Cisl: un congresso che guarda a tre “Veneti”

Lunedì, 15 aprile 2013

Il prossimo congresso della Cisl regionale (l’undicesimo dalla sua costituzione, contestuale a quella della Regione del Veneto) guarderà diritto negli occhi a quei tre “Veneti” che cinque anni consecutivi di crisi economica hanno prodotto.

Il primo Veneto è quello dell’eccellenza sia pubblica che di mercato. E’ costituito da quelle aziende, grandi medie e piccole, che si sono rafforzate nel contesto competitivo globale: hanno internazionalizzato, innovato, fatto acquisizioni e arricchito le risorse umane in termini di competenze e di professionalità. Si autofinanziano e riescono il più delle volte a praticare relazioni industriali molto avanzate con il sindacato. Tra queste sono numerose le piccole imprese che sono diventate leader di nicchia, iperspecializzate, velocissime nel convertire il prodotto. E’ il Veneto del turismo. E’ la cooperazione sociale che si è estesa anche come riferimento per l’inserimento lavorativo di molti giovani, italiani e non. Sono i servizi alle imprese, che si sono fortemente specializzati per competere. E non mancano le amministrazioni locali, alcuni corsi di laurea, alcuni indirizzi scolastici, alcuni centri di formazione professionale.

Il secondo Veneto, quello che resiste. Legato a produzioni, servizi e commerci dedicati soprattutto al mercato interno, mercato che è avvolto in una spirale recessiva. Il destino di questo Veneto è legato alla ripresa della domanda, su cui agiscono fattori extraterritoriali, il peso del fisco, il costo del credito, i tempi della burocrazia. Anche qui il sindacato c’è, magari per negoziare condizioni più accettabili per affrontare la transizione: ammortizzatori sociali, contratti di solidarietà, piani sociali sugli esuberi.

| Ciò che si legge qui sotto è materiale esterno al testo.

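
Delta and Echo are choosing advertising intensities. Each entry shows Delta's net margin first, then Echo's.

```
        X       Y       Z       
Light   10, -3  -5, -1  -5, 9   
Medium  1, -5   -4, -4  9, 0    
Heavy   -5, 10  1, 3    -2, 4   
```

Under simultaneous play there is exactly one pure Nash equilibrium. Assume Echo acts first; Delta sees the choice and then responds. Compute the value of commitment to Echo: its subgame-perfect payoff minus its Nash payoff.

Backward induction with Echo moving first.
- X: BR = Light, leader payoff -3.
- Y: BR = Heavy, leader payoff 3.
- Z: BR = Medium, leader payoff 0.
Maximizing over -3, 3, 0, Echo chooses Y. Subgame-perfect outcome: (Heavy, Y) with payoffs (1, 3).
For the simultaneous game, intersect best replies.
Delta's best replies: X→Light; Y→Heavy; Z→Medium.
Echo's best replies: Light→Z; Medium→Z; Heavy→X.
The unique mutual best reply is (Medium, Z), giving (9, 0).
Echo's commitment gain: 3 − 0 = 3.

3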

Il Veneto che non ce la fa più è quello delle aziende, grandi e piccole, che sono spiazzate dalla caduta strutturale dei mercati, da obsolescenza del prodotto e da una concorrenza insostenibile dei Paesi emergenti. In questo Veneto il sindacato corre, spesso come la Croce Rossa, per ridurre per quanto possibile i danni sull’occupazione e sul reddito dei dipendenti. Poiché non si tratta di interruzioni temporanee dell’attività ma di declini irreversibili lo sforzo maggiore è stato indirizzato a costruire strumenti di ricollocazione. I risultati, dove si è operato bene, non sono mancati. Ma i posti di lavoro nuovi sono sempre più di meno di quelli che vengono chiusi: centomila in meno. La stessa riforma Fornero del mercato del lavoro nulla può se non, e qualche segnale il Veneto lo ha dato, migliorare la qualità contrattuale dei rapporti di lavoro.

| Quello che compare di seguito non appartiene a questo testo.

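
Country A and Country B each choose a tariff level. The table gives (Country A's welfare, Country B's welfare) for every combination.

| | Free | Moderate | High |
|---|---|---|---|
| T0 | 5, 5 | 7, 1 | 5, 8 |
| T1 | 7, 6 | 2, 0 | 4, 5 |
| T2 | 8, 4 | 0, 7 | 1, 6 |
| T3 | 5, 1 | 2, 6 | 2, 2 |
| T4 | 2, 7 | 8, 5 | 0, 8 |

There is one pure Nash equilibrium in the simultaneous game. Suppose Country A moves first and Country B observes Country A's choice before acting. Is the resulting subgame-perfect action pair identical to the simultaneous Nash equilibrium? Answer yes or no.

Solve by backward induction (Country A leads).
- T0: BR = High, leader payoff 5.
- T1: BR = Free, leader payoff 7.
- T2: BR = Moderate, leader payoff 0.
- T3: BR = Moderate, leader payoff 2.
- T4: BR = High, leader payoff 0.
Maximizing over 5, 7, 0, 2, 0, Country A chooses T1. Subgame-perfect outcome: (T1, Free) with payoffs (7, 6).
For the simultaneous game, intersect best replies.
Country A's best replies: Free→T2; Moderate→T4; High→T0.
Country B's best replies: T0→High; T1→Free; T2→Moderate; T3→Moderate; T4→High.
Only (T0, High) has each player best-responding; Nash payoffs (5, 8).
Sequential outcome (T1, Free) differs from the Nash profile (T0, High).

no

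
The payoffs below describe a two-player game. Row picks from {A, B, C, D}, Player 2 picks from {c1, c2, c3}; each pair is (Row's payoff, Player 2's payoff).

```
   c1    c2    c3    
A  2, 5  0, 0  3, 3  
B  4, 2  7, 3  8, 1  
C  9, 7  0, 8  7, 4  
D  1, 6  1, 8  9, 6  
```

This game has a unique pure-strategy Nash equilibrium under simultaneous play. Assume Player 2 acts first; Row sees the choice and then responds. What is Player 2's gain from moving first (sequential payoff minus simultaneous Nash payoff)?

4

Row best-responds to each possible Player 2 move:
- c1: BR = C, leader payoff 7.
- c2: BR = B, leader payoff 3.
- c3: BR = D, leader payoff 6.
Among 7, 3, 6, the best is 7 at c1. Subgame-perfect outcome: (C, c1) with payoffs (9, 7).
Now find the simultaneous Nash equilibrium.
Row's best replies: c1→C; c2→B; c3→D.
Player 2's best replies: A→c1; B→c2; C→c2; D→c2.
Only (B, c2) has each player best-responding; Nash payoffs (7, 3).
Player 2's commitment gain: 7 − 3 = 4.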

Con questi tre diversi “Veneti” va discusso e concertato un patto su misura. Un patto che rafforzi il primo, gli permetta di crescere e di dare soddisfazioni occupazionali maggiori ma anche che sia portabandiera per il mondo di come intraprendere ed investire nella nostra regione sia ancora un buon affare, per tutti.

Un patto che dia respiro al secondo, che gli permetta di rimanere attivo nelle produzioni e nell’occupazione, fino a quando ci sarà la ripresa dei consumi interni.

Più complesso il patto con il Veneto che frana: si tratta di dare nuove chance all’imprenditore e così anche al suo (sempre più ex) lavoratore dipendente.

I segnali per realizzare questo patto, che la Cisl a livello nazionale come in Veneto, propone e sostiene fin dalle prime avvisaglie della crisi, sembrano oggi più forti e motivati di ieri. Le recenti parole del Presidente di Confindustria hanno questo segno. In Veneto ci sono volontà, idee e risorse diffuse in tutte le Parti Sociali che possono fruttare bene se trovano spazio di espressione e concretizzazione. La crisi della politica, se da un lato fa male, dall’altro ha maggiormente responsabilizzato le rappresentanze anche perché, ognuna ha in sé i tre Veneti. Al congresso confermeremo, per l’ennesima volta, che la Cisl c’è.